We have tax rates, whatever they are. I only know mine; I don’t care about yours. Uh, no! Whoa, whoa, whoa! I take that back. Oh, no, no. I care so much about your tax rate that I’m gonna learn what they are. Ahem. The point is that whatever your tax rate is, if there is no agreement your taxes are going up, because the current rates expire on December 31st. By law, they expire.
And by law, because of the way the tax rates were achieved through reconciliation back in 2003 — by law — the tax rates have been temporary, essentially, for all these years. So they return to what they were before George W. Bush and the Congress cut them in 2003. So they go back up. The top rate will go back up to 39.6%. And that’s what the Obama people are trying to tell you in the middle class means that you will not get a tax cut if we go over the cliff.
But if we come to a deal, you will get a tax cut. The way they’re saying this is, taxes are going to go up. They’re not there yet. Your rate is what it is. But if there is a deal, then your rate won’t go up, and that’s a tax cut, even though it stays the same. There’s no tax cut here! One of two things is gonna happen. Your tax rate’s gonna stay the same or it’s gonna go up. In neither case is there a tax cut. I’m sorry, but there are no tax cuts.
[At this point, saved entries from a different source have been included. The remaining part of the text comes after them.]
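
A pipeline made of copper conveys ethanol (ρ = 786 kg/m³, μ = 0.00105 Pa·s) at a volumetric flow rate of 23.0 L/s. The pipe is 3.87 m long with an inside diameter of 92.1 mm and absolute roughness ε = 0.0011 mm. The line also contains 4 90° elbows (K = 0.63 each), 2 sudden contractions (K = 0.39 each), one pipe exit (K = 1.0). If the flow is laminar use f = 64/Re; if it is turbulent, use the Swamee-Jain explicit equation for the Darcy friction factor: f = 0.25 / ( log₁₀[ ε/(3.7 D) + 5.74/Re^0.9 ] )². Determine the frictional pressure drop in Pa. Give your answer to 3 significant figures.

ΔP ≈ 23100 Pa

Q = 23.0 L/s = 23.0/1000 = 0.023 m³/s.
Cross-sectional area A = πD²/4 = π(0.0921)²/4 = 0.006662 m²; mean velocity V = Q/A = 0.023/0.006662 = 3.452 m/s.
Reynolds number Re = ρVD/μ = 786 · 3.452 · 0.0921 / 0.00105 = 2.38e+05.
Re > 4000 → turbulent. Relative roughness ε/D = 1.1e-06/0.0921 = 1.19e-05. Swamee-Jain: f = 0.25/(log₁₀[1.19e-05/3.7 + 5.74/2.38e+05^0.9])² = 0.25/(log₁₀[3.23e-06 + 8.32e-05])² = 0.25/(-4.064)² = 0.01514.
Total minor-loss coefficient ΣK = 4·0.63 + 2·0.39 + 1·1 = 4.3.
ΔP = [f·L/D + ΣK]·(ρV²/2) = [0.01514·3.87/0.0921 + 4.3]·(786·3.452²/2) = [0.6362 + 4.3]·4684 = 2.312e+04 Pa.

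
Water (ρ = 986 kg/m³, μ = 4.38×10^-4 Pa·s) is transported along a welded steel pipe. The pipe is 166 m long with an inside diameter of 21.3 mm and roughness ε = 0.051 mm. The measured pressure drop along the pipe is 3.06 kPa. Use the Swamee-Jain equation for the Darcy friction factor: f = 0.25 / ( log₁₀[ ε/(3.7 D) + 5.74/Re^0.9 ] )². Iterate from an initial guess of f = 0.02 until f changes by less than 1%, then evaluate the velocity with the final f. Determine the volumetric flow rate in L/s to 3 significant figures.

Q ≈ 0.0519 L/s

Rearranging Darcy-Weisbach: V = √(2·ΔP·D/(f·L·ρ)). With ε/D = 5.1e-05/0.0213 = 0.00239, iterate starting from f = 0.02:
  f = 0.02 → V = √(2·3060·0.0213/(0.02·166·986)) = 0.1996 m/s; Re = ρVD/μ = 9568; f → 0.03512
  f = 0.03512 → V = 0.1506 m/s; Re = 7221; f → 0.03731
  f = 0.03731 → V = 0.1461 m/s; Re = 7005; f → 0.03757
Converged (Δf/f < 1%). With the final f = 0.03757: V = √(2·3060·0.0213/(0.03757·166·986)) = 0.1456 m/s.
Q = V·A = 0.1456·(π/4·0.0213²) = 5.188e-05 m³/s = 0.0519 L/s.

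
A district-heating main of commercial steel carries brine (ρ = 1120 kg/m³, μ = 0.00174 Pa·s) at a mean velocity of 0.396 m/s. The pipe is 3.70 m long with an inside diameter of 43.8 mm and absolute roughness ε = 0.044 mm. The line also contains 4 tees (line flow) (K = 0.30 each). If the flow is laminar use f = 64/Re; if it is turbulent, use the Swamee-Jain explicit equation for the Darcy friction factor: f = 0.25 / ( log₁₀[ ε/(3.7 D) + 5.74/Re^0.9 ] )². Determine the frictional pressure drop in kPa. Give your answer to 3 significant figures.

Reynolds number Re = ρVD/μ = 1120 · 0.396 · 0.0438 / 0.00174 = 1.116e+04.
Re > 4000 → turbulent. Relative roughness ε/D = 4.4e-05/0.0438 = 0.001. Swamee-Jain: f = 0.25/(log₁₀[0.001/3.7 + 5.74/1.116e+04^0.9])² = 0.25/(log₁₀[0.000272 + 0.00131])² = 0.25/(-2.802)² = 0.03184.
Total minor-loss coefficient ΣK = 4·0.3 = 1.2.
ΔP = [f·L/D + ΣK]·(ρV²/2) = [0.03184·3.7/0.0438 + 1.2]·(1120·0.396²/2) = [2.69 + 1.2]·87.82 = 341.6 Pa.
ΔP = 341.6 Pa = 0.342 kPa.

ΔP ≈ 0.342 kPa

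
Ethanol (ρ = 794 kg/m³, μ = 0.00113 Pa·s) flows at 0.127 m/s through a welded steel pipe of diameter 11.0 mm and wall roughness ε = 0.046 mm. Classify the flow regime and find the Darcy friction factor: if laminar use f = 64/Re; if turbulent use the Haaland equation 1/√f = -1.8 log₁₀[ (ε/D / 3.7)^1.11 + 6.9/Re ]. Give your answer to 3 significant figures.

f ≈ 0.0652

Re = ρVD/μ = 794·0.127·0.011/0.00113 = 981.6.
Re < 2300 → laminar, so f = 64/Re = 0.0652 (roughness is irrelevant in laminar flow).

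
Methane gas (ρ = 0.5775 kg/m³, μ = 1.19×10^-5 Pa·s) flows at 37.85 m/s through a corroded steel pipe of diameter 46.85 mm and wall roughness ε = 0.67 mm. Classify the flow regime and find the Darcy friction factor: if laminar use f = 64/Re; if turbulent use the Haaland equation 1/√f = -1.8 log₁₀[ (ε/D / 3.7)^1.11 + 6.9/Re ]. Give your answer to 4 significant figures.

f ≈ 0.04356

Re = ρVD/μ = 0.5775·37.85·0.04685/1.19e-05 = 8.606e+04.
Re > 4000 → turbulent. ε/D = 0.00067/0.04685 = 0.0143; Haaland: 1/√f = -1.8 log₁₀[0.0021 + 8.02e-05] = 4.792, so f = 0.04356.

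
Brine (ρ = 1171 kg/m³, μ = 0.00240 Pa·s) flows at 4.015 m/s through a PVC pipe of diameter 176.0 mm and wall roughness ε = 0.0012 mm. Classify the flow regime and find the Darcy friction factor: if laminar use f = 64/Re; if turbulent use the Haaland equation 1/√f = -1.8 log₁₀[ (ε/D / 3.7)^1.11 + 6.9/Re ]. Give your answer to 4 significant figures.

f ≈ 0.01404

Re = ρVD/μ = 1171·4.015·0.176/0.0024 = 3.448e+05.
Re > 4000 → turbulent. ε/D = 1.2e-06/0.176 = 6.82e-06; Haaland: 1/√f = -1.8 log₁₀[4.31e-07 + 2e-05] = 8.441, so f = 0.01404.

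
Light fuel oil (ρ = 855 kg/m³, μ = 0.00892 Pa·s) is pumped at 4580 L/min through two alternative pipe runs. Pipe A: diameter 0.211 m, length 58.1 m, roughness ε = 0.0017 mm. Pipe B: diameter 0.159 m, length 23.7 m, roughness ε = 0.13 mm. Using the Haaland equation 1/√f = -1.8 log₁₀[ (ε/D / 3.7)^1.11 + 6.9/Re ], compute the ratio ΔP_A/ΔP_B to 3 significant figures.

ΔP_A/ΔP_B ≈ 0.560

Pipe A: V = Q/A = 0.07633/0.03497 = 2.183 m/s; Re = 4.415e+04; ε/D = 8.06e-06; Haaland → f = 0.02132; ΔP_A = f(L/D)(ρV²/2) = 1.196e+04 Pa.
Pipe B: V = Q/A = 0.07633/0.01986 = 3.844 m/s; Re = 5.859e+04; ε/D = 0.000818; Haaland → f = 0.0227; ΔP_B = f(L/D)(ρV²/2) = 2.138e+04 Pa.
ΔP_A/ΔP_B = 1.196e+04/2.138e+04 = 0.560.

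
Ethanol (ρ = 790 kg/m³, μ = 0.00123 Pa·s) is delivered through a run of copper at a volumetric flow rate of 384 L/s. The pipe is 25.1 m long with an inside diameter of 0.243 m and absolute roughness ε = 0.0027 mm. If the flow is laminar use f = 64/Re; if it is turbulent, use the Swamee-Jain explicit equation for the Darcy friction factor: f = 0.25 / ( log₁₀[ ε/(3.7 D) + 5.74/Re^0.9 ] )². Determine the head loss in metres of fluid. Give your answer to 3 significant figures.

h_f ≈ 4.13 m

Q = 384 L/s = 384/1000 = 0.384 m³/s.
Cross-sectional area A = πD²/4 = π(0.243)²/4 = 0.04638 m²; mean velocity V = Q/A = 0.384/0.04638 = 8.28 m/s.
Reynolds number Re = ρVD/μ = 790 · 8.28 · 0.243 / 0.00123 = 1.292e+06.
Re > 4000 → turbulent. Relative roughness ε/D = 2.7e-06/0.243 = 1.11e-05. Swamee-Jain: f = 0.25/(log₁₀[1.11e-05/3.7 + 5.74/1.292e+06^0.9])² = 0.25/(log₁₀[3e-06 + 1.81e-05])² = 0.25/(-4.675)² = 0.01144.
Darcy-Weisbach: ΔP = f(L/D)(ρV²/2) = 0.01144·(25.1/0.243)·(790·8.28²/2) = 0.01144·103.3·2.708e+04 = 3.2e+04 Pa.
Head loss h_f = ΔP/(ρg) = 3.2e+04/(790·9.81) = 4.13 m.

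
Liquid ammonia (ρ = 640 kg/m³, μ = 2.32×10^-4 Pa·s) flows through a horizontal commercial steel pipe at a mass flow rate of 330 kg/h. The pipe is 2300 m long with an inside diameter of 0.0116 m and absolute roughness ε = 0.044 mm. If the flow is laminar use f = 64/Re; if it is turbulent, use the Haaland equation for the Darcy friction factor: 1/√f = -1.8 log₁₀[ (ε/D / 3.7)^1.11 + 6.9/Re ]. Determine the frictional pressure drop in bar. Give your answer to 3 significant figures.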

This is the way baseline budgeting works. I’ll give you an example how this works. Let’s say you’re gonna buy a new car, and you have allocated $50,000. That’s what you’re gonna spend on a car. You’re going to spend $50,000 more than what you are spending now, and you’re gonna spend that on a car. So you go shopping, and you find a car that you really like that costs $40,000, and you tell yourself that you just saved ten, when what you did was spend $40,000.